The most commonly used input signal for indexing the lookup table is a sine wave -- it's a reasonable choice because it reads smoothly back and forth through the table -- but any audio signal can be used as input to lookup~.

The important thing to observe about waveshaping synthesis is this: changing the amplitude of the input signal changes the amount of the lookup table that gets used. If the range of the input signal is from -1 to 1, the entire lookup table is used. However, if the range of the input signal is from -0.33 to 0.33, only the middle third of the table is used. As a general rule, the timbre of the output signal becomes brighter (contains more high frequencies) as the amplitude of the input signal increases.

It's also worth noting that the amplitude of the input signal has no direct effect on the amplitude of the output signal; the output amplitude depends entirely on the values being indexed in the lookup table.

The waveshaping part of the tutorial patch is in the lower left portion of the Patcher window. It's very similar to the example shown above.

The lookup table consists of the 512 samples in the buffer~, and it is read by a cosine wave from a cycle~ object.

The upper portion of the Patcher window contains three different ways to vary the amplitude of the cosine wave, which will vary the timbre.

• With the audio still on, choose ‘Set range by hand’ from the pop-up umenu. This opens the first signal inlet of the selector~, so you can alter the amplitude of the cycle~ by dragging in the number box marked ‘By hand’. Change the value in the number box to hear different timbres.

To make the timbre change over the course of the note, you can use a control function envelope to vary the amplitude of the cycle~ automatically over time.

• Choose ‘Control range by envelope’ from the umenu. Set a note duration by typing a value into the number box marked ‘Duration’ (such as 1000 ms), then click on the button to play a note. Experiment with different durations and envelopes.

You can also modulate the amplitude of the input wave with another signal. An extremely slow modulating frequency (such as 0.1 Hz) will change the timbre very gradually. A faster sub-audio modulating frequency (such as 8 Hz) will create a unique sort of ‘timbre tremolo’. Modulating the input wave at an audio rate creates sum and difference frequencies (as you have seen in Tutorial 9) which may interfere in various ways depending on the modulation rate.
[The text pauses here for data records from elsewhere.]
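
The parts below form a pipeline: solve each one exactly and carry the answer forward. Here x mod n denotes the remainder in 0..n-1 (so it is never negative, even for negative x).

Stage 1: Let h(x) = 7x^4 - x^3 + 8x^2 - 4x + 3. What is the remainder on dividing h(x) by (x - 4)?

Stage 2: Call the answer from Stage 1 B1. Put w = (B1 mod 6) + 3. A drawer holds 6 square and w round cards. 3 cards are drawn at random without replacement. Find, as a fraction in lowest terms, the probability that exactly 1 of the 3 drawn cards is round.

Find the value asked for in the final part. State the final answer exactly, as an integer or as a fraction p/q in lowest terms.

Stage 1: remainder = value at the root: 7*(4)^4 - 1*(4)^3 + 8*(4)^2 - 4*(4)^1 + 3 = (1792) + (-64) + (128) + (-16) + (3) = 1843; answer 1843
Stage 2: B1 = 1843; w = 4; total draws C(10,3) = 120; favorable C(4,1)*C(6,2) = 60; P = 1/2; answer 1/2

1/2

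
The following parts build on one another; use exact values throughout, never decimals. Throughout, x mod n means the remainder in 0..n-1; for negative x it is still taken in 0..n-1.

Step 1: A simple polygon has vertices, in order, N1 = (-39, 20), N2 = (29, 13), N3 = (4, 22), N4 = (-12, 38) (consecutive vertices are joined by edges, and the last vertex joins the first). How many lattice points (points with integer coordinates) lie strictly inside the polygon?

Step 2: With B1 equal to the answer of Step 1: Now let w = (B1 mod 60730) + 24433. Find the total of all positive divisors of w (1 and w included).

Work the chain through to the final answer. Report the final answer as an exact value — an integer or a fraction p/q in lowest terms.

35952

Step 1: cross terms: (-39*13 - 29*20)=-1087, (29*22 - 4*13)=586, (4*38 - -12*22)=416, (-12*20 - -39*38)=1242; twice the area = |1157| = 1157; area = 1157/2; boundary points = 1 + 1 + 16 + 9 = 27; strictly interior points = area - boundary/2 + 1 = 566; answer 566
Step 2: B1 = 566; w = 24999; 24999 = 3 * 13 * 641; sigma = (1 + 3) * (1 + 13) * (1 + 641) = 4 * 14 * 642 = 35952; answer 35952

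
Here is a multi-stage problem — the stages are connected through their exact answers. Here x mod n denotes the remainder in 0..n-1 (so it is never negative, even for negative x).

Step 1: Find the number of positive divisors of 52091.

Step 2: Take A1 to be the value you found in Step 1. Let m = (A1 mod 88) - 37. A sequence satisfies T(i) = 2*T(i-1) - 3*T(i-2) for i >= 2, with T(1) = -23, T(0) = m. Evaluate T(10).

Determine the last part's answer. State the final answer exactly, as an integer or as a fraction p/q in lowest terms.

7733

Step 1: 52091 = 13 * 4007; number of divisors = (1+1) * (1+1) = 4; answer 4
Step 2: A1 = 4; m = -33; T(2) = 2*(-23) - 3*(-33) = 53; iterating: T(2)=53, T(3)=175, T(4)=191, T(5)=-143, T(6)=-859, T(7)=-1289, T(8)=-1, T(9)=3865, T(10)=7733; answer 7733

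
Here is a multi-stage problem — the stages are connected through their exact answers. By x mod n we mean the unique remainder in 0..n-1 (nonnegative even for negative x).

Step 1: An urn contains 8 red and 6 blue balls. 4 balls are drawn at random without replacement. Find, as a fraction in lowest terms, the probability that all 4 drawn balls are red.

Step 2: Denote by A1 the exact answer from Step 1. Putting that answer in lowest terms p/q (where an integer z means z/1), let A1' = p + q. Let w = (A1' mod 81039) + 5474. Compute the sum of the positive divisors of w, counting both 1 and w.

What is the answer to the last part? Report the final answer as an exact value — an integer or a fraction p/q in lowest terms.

5976

Step 1: total draws C(14,4) = 1001; favorable C(8,4) = 70; P = 10/143; answer 10/143
Step 2: A1 = 10/143; threaded value p + q = 153; w = 5627; 5627 = 17 * 331; sigma = (1 + 17) * (1 + 331) = 18 * 332 = 5976; answer 5976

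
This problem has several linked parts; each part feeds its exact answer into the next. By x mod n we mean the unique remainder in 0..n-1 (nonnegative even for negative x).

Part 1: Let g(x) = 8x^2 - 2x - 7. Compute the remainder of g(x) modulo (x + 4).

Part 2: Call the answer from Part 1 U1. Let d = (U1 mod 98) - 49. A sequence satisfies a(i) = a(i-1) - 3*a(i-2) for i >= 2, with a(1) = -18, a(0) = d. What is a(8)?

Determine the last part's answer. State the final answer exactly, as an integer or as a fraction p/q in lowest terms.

1332

Part 1: remainder = value at the root: 8*(-4)^2 - 2*(-4)^1 - 7 = (128) + (8) + (-7) = 129; answer 129
Part 2: U1 = 129; d = -18; a(2) = 1*(-18) - 3*(-18) = 36; iterating: a(2)=36, a(3)=90, a(4)=-18, a(5)=-288, a(6)=-234, a(7)=630, a(8)=1332; answer 1332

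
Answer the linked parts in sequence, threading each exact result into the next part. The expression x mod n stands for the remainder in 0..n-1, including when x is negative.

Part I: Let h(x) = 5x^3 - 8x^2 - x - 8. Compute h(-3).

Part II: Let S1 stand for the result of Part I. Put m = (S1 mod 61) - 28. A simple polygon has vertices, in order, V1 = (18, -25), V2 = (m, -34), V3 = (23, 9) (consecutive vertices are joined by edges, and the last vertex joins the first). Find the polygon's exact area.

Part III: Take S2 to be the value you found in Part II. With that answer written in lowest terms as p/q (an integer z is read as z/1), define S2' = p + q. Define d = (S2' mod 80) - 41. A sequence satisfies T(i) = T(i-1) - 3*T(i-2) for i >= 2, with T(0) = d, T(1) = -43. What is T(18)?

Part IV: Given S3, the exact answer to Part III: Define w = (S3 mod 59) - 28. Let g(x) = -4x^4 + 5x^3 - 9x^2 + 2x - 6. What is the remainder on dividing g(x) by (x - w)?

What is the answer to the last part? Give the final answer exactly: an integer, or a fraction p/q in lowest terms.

-3366

Part I: 5*(-3)^3 - 8*(-3)^2 - 1*(-3)^1 - 8 = (-135) + (-72) + (3) + (-8) = -212; answer -212
Part II: S1 = -212; m = 4; cross terms: (18*-34 - 4*-25)=-512, (4*9 - 23*-34)=818, (23*-25 - 18*9)=-737; twice the area = |-431| = 431; area = 431/2; answer 431/2
Part III: S2 = 431/2; threaded value p + q = 433; d = -8; T(2) = 1*(-43) - 3*(-8) = -19; iterating: T(2)=-19, T(3)=110, T(4)=167, T(5)=-163, T(6)=-664, T(7)=-175, T(8)=1817, T(9)=2342, T(10)=-3109, T(11)=-10135, T(12)=-808, T(13)=29597, T(14)=32021, T(15)=-56770, T(16)=-152833, T(17)=17477, T(18)=475976; answer 475976
Part IV: S3 = 475976; w = -5; remainder = value at the root: -4*(-5)^4 + 5*(-5)^3 - 9*(-5)^2 + 2*(-5)^1 - 6 = (-2500) + (-625) + (-225) + (-10) + (-6) = -3366; answer -3366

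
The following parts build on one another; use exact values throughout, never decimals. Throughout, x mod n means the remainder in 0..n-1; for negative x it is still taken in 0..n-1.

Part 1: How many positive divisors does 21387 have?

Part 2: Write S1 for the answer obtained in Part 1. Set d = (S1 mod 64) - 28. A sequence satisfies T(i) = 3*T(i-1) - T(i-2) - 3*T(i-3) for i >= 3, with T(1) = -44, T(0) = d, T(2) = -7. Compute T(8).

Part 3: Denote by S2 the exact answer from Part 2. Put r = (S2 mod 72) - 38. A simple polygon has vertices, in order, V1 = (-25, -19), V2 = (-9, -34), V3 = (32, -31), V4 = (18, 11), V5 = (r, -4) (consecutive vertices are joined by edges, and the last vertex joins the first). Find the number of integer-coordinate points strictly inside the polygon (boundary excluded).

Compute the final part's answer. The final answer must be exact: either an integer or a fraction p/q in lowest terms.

Part 1: 21387 = 3 * 7129; number of divisors = (1+1) * (1+1) = 4; answer 4
Part 2: S1 = 4; d = -24; T(3) = 3*(-7) - 1*(-44) - 3*(-24) = 95; iterating: T(3)=95, T(4)=424, T(5)=1198, T(6)=2885, T(7)=6185, T(8)=12076; answer 12076
Part 3: S2 = 12076; r = 14; cross terms: (-25*-34 - -9*-19)=679, (-9*-31 - 32*-34)=1367, (32*11 - 18*-31)=910, (18*-4 - 14*11)=-226, (14*-19 - -25*-4)=-366; twice the area = |2364| = 2364; area = 1182; boundary points = 1 + 1 + 14 + 1 + 3 = 20; strictly interior points = area - boundary/2 + 1 = 1173; answer 1173

1173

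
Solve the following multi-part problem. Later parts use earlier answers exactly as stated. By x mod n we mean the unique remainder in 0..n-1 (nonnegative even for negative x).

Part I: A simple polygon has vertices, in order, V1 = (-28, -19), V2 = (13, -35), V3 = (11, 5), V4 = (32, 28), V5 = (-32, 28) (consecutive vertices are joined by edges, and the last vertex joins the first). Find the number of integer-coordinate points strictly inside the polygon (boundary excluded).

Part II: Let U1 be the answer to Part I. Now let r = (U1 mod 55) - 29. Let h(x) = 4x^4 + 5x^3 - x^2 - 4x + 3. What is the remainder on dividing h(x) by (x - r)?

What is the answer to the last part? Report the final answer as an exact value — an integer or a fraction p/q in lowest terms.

Part I: cross terms: (-28*-35 - 13*-19)=1227, (13*5 - 11*-35)=450, (11*28 - 32*5)=148, (32*28 - -32*28)=1792, (-32*-19 - -28*28)=1392; twice the area = |5009| = 5009; area = 5009/2; boundary points = 1 + 2 + 1 + 64 + 1 = 69; strictly interior points = area - boundary/2 + 1 = 2471; answer 2471
Part II: U1 = 2471; r = 22; remainder = value at the root: 4*(22)^4 + 5*(22)^3 - 1*(22)^2 - 4*(22)^1 + 3 = (937024) + (53240) + (-484) + (-88) + (3) = 989695; answer 989695

989695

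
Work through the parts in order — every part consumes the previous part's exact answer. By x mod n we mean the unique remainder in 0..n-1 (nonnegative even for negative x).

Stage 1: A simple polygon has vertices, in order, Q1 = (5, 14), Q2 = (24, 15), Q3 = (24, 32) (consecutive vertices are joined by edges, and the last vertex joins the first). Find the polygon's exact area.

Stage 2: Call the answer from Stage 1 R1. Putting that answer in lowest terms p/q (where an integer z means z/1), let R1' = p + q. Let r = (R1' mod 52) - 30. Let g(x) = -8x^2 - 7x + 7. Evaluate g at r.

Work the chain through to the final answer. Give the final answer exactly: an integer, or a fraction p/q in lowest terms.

-2186

Stage 1: cross terms: (5*15 - 24*14)=-261, (24*32 - 24*15)=408, (24*14 - 5*32)=176; twice the area = |323| = 323; area = 323/2; answer 323/2
Stage 2: R1 = 323/2; threaded value p + q = 325; r = -17; -8*(-17)^2 - 7*(-17)^1 + 7 = (-2312) + (119) + (7) = -2186; answer -2186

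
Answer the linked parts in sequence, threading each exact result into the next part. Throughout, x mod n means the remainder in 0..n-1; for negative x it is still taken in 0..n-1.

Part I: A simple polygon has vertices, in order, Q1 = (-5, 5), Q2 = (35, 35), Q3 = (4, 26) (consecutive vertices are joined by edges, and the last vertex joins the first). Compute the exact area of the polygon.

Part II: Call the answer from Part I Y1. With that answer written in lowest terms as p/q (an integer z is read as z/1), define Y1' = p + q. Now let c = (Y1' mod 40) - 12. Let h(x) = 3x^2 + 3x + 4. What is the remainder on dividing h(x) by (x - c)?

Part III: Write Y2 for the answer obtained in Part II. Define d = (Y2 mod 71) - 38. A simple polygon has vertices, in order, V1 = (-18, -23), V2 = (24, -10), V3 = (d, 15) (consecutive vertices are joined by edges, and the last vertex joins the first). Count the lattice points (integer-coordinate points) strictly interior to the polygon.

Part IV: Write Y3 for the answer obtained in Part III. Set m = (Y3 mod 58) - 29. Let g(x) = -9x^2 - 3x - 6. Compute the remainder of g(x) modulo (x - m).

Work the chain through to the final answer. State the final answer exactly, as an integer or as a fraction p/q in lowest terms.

-216

Part I: cross terms: (-5*35 - 35*5)=-350, (35*26 - 4*35)=770, (4*5 - -5*26)=150; twice the area = |570| = 570; area = 285; answer 285
Part II: Y1 = 285; threaded value p + q = 286; c = -6; remainder = value at the root: 3*(-6)^2 + 3*(-6)^1 + 4 = (108) + (-18) + (4) = 94; answer 94
Part III: Y2 = 94; d = -15; cross terms: (-18*-10 - 24*-23)=732, (24*15 - -15*-10)=210, (-15*-23 - -18*15)=615; twice the area = |1557| = 1557; area = 1557/2; boundary points = 1 + 1 + 1 = 3; strictly interior points = area - boundary/2 + 1 = 778; answer 778
Part IV: Y3 = 778; m = -5; remainder = value at the root: -9*(-5)^2 - 3*(-5)^1 - 6 = (-225) + (15) + (-6) = -216; answer -216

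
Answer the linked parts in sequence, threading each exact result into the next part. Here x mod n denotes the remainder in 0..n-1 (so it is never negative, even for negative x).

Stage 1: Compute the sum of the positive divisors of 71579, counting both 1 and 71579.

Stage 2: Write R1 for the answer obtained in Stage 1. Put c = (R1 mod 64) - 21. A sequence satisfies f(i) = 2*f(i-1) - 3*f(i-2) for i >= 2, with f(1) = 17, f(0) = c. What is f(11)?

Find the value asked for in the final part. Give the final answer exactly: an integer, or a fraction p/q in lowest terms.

Stage 1: 71579 = 31 * 2309; sigma = (1 + 31) * (1 + 2309) = 32 * 2310 = 73920; answer 73920
Stage 2: R1 = 73920; c = -21; f(2) = 2*(17) - 3*(-21) = 97; iterating: f(2)=97, f(3)=143, f(4)=-5, f(5)=-439, f(6)=-863, f(7)=-409, f(8)=1771, f(9)=4769, f(10)=4225, f(11)=-5857; answer -5857

-5857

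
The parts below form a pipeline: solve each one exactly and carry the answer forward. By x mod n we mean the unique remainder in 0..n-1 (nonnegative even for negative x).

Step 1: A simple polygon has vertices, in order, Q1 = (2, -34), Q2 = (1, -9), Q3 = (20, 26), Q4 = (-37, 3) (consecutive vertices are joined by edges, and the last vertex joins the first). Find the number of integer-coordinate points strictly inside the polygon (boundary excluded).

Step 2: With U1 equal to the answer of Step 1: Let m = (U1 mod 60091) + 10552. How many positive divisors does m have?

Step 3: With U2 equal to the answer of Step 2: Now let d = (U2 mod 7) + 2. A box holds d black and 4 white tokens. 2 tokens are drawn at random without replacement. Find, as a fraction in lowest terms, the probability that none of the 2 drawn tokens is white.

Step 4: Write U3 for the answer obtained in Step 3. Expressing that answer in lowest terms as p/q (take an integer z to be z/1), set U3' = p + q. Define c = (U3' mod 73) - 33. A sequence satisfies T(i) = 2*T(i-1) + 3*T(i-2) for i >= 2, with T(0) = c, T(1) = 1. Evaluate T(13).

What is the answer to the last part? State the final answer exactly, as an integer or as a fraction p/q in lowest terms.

Step 1: cross terms: (2*-9 - 1*-34)=16, (1*26 - 20*-9)=206, (20*3 - -37*26)=1022, (-37*-34 - 2*3)=1252; twice the area = |2496| = 2496; area = 1248; boundary points = 1 + 1 + 1 + 1 = 4; strictly interior points = area - boundary/2 + 1 = 1247; answer 1247
Step 2: U1 = 1247; m = 11799; 11799 = 3^3 * 19 * 23; number of divisors = (3+1) * (1+1) * (1+1) = 16; answer 16
Step 3: U2 = 16; d = 4; total draws C(8,2) = 28; favorable C(4,2) = 6; P = 3/14; answer 3/14
Step 4: U3 = 3/14; threaded value p + q = 17; c = -16; T(2) = 2*(1) + 3*(-16) = -46; iterating: T(2)=-46, T(3)=-89, T(4)=-316, T(5)=-899, T(6)=-2746, T(7)=-8189, T(8)=-24616, T(9)=-73799, T(10)=-221446, T(11)=-664289, T(12)=-1992916, T(13)=-5978699; answer -5978699

-5978699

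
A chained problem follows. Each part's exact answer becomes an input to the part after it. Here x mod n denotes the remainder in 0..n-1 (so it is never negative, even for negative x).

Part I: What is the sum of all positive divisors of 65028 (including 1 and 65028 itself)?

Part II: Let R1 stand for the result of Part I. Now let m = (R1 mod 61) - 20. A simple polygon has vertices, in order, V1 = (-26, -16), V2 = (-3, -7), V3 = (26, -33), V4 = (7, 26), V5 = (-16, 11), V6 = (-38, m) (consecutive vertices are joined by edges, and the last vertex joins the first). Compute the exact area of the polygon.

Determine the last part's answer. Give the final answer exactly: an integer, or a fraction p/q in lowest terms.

3171/2

Part I: 65028 = 2^2 * 3 * 5419; sigma = (1 + 2 + 4) * (1 + 3) * (1 + 5419) = 7 * 4 * 5420 = 151760; answer 151760
Part II: R1 = 151760; m = 33; cross terms: (-26*-7 - -3*-16)=134, (-3*-33 - 26*-7)=281, (26*26 - 7*-33)=907, (7*11 - -16*26)=493, (-16*33 - -38*11)=-110, (-38*-16 - -26*33)=1466; twice the area = |3171| = 3171; area = 3171/2; answer 3171/2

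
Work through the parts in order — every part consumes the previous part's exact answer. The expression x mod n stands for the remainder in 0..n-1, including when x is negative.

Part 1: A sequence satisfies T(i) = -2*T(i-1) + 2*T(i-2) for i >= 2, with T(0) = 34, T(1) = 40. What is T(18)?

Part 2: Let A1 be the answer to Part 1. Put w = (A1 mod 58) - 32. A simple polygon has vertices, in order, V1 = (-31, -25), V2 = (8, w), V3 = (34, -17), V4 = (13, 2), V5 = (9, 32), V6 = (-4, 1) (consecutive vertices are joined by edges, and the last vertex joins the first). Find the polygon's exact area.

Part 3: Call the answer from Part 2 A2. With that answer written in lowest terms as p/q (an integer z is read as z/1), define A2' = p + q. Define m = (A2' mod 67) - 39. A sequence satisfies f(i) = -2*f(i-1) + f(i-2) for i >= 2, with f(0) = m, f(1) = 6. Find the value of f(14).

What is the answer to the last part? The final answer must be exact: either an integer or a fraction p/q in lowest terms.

Part 1: T(2) = -2*(40) + 2*(34) = -12; iterating: T(2)=-12, T(3)=104, T(4)=-232, T(5)=672, T(6)=-1808, T(7)=4960, T(8)=-13536, T(9)=36992, T(10)=-101056, T(11)=276096, T(12)=-754304, T(13)=2060800, T(14)=-5630208, T(15)=15382016, T(16)=-42024448, T(17)=114812928, T(18)=-313674752; answer -313674752
Part 2: A1 = -313674752; w = 4; cross terms: (-31*4 - 8*-25)=76, (8*-17 - 34*4)=-272, (34*2 - 13*-17)=289, (13*32 - 9*2)=398, (9*1 - -4*32)=137, (-4*-25 - -31*1)=131; twice the area = |759| = 759; area = 759/2; answer 759/2
Part 3: A2 = 759/2; threaded value p + q = 761; m = -15; f(2) = -2*(6) + 1*(-15) = -27; iterating: f(2)=-27, f(3)=60, f(4)=-147, f(5)=354, f(6)=-855, f(7)=2064, f(8)=-4983, f(9)=12030, f(10)=-29043, f(11)=70116, f(12)=-169275, f(13)=408666, f(14)=-986607; answer -986607

-986607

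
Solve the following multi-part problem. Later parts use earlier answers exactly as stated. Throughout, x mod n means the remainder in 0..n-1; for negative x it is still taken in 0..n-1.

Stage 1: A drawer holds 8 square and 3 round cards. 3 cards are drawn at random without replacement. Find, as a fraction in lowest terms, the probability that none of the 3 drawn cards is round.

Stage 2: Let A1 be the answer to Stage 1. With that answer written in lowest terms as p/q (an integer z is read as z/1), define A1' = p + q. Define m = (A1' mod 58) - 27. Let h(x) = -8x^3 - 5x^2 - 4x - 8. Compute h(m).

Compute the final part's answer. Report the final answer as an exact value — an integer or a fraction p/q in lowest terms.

-66088

Stage 1: total draws C(11,3) = 165; favorable C(8,3) = 56; P = 56/165; answer 56/165
Stage 2: A1 = 56/165; threaded value p + q = 221; m = 20; -8*(20)^3 - 5*(20)^2 - 4*(20)^1 - 8 = (-64000) + (-2000) + (-80) + (-8) = -66088; answer -66088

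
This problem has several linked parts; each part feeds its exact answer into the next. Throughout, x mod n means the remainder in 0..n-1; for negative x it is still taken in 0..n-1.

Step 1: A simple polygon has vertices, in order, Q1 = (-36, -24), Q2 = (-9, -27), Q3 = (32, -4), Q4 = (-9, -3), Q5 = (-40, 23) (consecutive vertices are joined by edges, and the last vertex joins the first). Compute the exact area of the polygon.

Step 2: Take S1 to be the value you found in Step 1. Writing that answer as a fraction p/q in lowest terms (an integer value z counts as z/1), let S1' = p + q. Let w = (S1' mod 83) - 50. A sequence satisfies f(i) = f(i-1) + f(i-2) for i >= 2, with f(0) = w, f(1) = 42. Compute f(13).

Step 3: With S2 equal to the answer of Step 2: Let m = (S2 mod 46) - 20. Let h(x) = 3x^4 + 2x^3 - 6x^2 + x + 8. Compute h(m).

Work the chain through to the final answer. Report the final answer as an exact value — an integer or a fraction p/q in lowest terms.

Step 1: cross terms: (-36*-27 - -9*-24)=756, (-9*-4 - 32*-27)=900, (32*-3 - -9*-4)=-132, (-9*23 - -40*-3)=-327, (-40*-24 - -36*23)=1788; twice the area = |2985| = 2985; area = 2985/2; answer 2985/2
Step 2: S1 = 2985/2; threaded value p + q = 2987; w = 32; f(2) = 1*(42) + 1*(32) = 74; iterating: f(2)=74, f(3)=116, f(4)=190, f(5)=306, f(6)=496, f(7)=802, f(8)=1298, f(9)=2100, f(10)=3398, f(11)=5498, f(12)=8896, f(13)=14394; answer 14394
Step 3: S2 = 14394; m = 22; 3*(22)^4 + 2*(22)^3 - 6*(22)^2 + 1*(22)^1 + 8 = (702768) + (21296) + (-2904) + (22) + (8) = 721190; answer 721190

721190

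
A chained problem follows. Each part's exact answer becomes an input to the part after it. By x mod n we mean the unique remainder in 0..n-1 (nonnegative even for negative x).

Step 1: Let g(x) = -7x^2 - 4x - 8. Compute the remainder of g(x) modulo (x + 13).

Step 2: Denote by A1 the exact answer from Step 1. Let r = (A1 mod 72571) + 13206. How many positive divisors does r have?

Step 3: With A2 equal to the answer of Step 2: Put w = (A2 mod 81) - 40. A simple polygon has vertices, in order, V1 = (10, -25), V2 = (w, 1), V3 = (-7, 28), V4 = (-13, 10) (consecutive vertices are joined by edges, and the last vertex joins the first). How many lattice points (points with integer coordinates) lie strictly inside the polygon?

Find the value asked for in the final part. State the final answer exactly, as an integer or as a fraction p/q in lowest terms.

Step 1: remainder = value at the root: -7*(-13)^2 - 4*(-13)^1 - 8 = (-1183) + (52) + (-8) = -1139; answer -1139
Step 2: A1 = -1139; r = 84638; 84638 = 2 * 101 * 419; number of divisors = (1+1) * (1+1) * (1+1) = 8; answer 8
Step 3: A2 = 8; w = -32; cross terms: (10*1 - -32*-25)=-790, (-32*28 - -7*1)=-889, (-7*10 - -13*28)=294, (-13*-25 - 10*10)=225; twice the area = |-1160| = 1160; area = 580; boundary points = 2 + 1 + 6 + 1 = 10; strictly interior points = area - boundary/2 + 1 = 576; answer 576

576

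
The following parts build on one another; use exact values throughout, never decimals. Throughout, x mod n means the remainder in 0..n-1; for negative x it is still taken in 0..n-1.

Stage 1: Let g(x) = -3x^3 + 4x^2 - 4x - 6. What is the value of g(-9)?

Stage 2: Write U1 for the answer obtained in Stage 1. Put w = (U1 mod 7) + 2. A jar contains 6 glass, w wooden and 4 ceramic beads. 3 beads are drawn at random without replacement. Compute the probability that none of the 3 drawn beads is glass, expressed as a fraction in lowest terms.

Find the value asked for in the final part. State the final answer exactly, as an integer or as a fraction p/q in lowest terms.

Stage 1: -3*(-9)^3 + 4*(-9)^2 - 4*(-9)^1 - 6 = (2187) + (324) + (36) + (-6) = 2541; answer 2541
Stage 2: U1 = 2541; w = 2; total draws C(12,3) = 220; favorable C(6,3) = 20; P = 1/11; answer 1/11

1/11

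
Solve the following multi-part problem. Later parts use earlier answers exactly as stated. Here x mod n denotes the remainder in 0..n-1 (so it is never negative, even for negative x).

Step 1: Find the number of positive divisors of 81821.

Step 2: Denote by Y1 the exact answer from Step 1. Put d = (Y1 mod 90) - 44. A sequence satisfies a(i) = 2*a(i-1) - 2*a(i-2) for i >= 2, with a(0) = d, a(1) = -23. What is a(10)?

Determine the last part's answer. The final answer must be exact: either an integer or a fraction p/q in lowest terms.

Step 1: 81821 = 17 * 4813; number of divisors = (1+1) * (1+1) = 4; answer 4
Step 2: Y1 = 4; d = -40; a(2) = 2*(-23) - 2*(-40) = 34; iterating: a(2)=34, a(3)=114, a(4)=160, a(5)=92, a(6)=-136, a(7)=-456, a(8)=-640, a(9)=-368, a(10)=544; answer 544

544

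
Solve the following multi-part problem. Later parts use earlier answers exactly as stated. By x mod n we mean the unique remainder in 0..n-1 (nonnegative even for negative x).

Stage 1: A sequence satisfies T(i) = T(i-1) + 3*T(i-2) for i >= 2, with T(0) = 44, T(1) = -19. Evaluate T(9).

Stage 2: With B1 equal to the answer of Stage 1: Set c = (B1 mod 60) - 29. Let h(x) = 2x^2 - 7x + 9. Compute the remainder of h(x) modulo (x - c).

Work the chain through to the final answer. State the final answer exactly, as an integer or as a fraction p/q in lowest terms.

6

Stage 1: T(2) = 1*(-19) + 3*(44) = 113; iterating: T(2)=113, T(3)=56, T(4)=395, T(5)=563, T(6)=1748, T(7)=3437, T(8)=8681, T(9)=18992; answer 18992
Stage 2: B1 = 18992; c = 3; remainder = value at the root: 2*(3)^2 - 7*(3)^1 + 9 = (18) + (-21) + (9) = 6; answer 6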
• Choose ‘Modulate range by wave’ from the umenu. Set the modulation rate to 0.1 Hz and set the modulation depth to 0.9.

Notice that the amplitude of the cycle~ is multiplied by 0.45 and offset by 0.5. That makes it range from 0.05 to 0.95. (If it went completely to 0 the amplitude of the wave it's modulating would be 0 and the sound would stop.) The ‘Modulation depth’ number box goes from 0 to 1, but it's actually scaling the cycle~ within that range from 0.05 to 0.95.

• Experiment with other values for the depth and rate of modulation.

If you're designing an instrument for musical purposes, you might use some combination of these three ways to vary the timbre, and you almost certainly would have an independent amplitude envelope to scale the amplitude of the output sound. (Remember that the amplitude of the signal coming out of lookup~ depends on the sample values being read, and is not directly affected by the amplitude of the signal coming into it.)

Waveshaping is the nonlinear distortion of a signal to create a new timbre. The sample values of the original signal are used to address a lookup table, and the corresponding value from the lookup table is sent out. The lookup~ object treats samples from a buffer~ as such a lookup table, and uses the input range -1 to 1 to address those samples. A sine wave is commonly used as the input signal for waveshaping synthesis. The amplitude of the input signal determines how much of the lookup table gets used. As the amplitude of the input signal increases, more of the table gets used, and consequently more frequencies are generally introduced into the output. Thus, you can change the timbre of a waveshaped signal dynamically by continuously altering the amplitude of the input signal, using a control function or a modulating signal.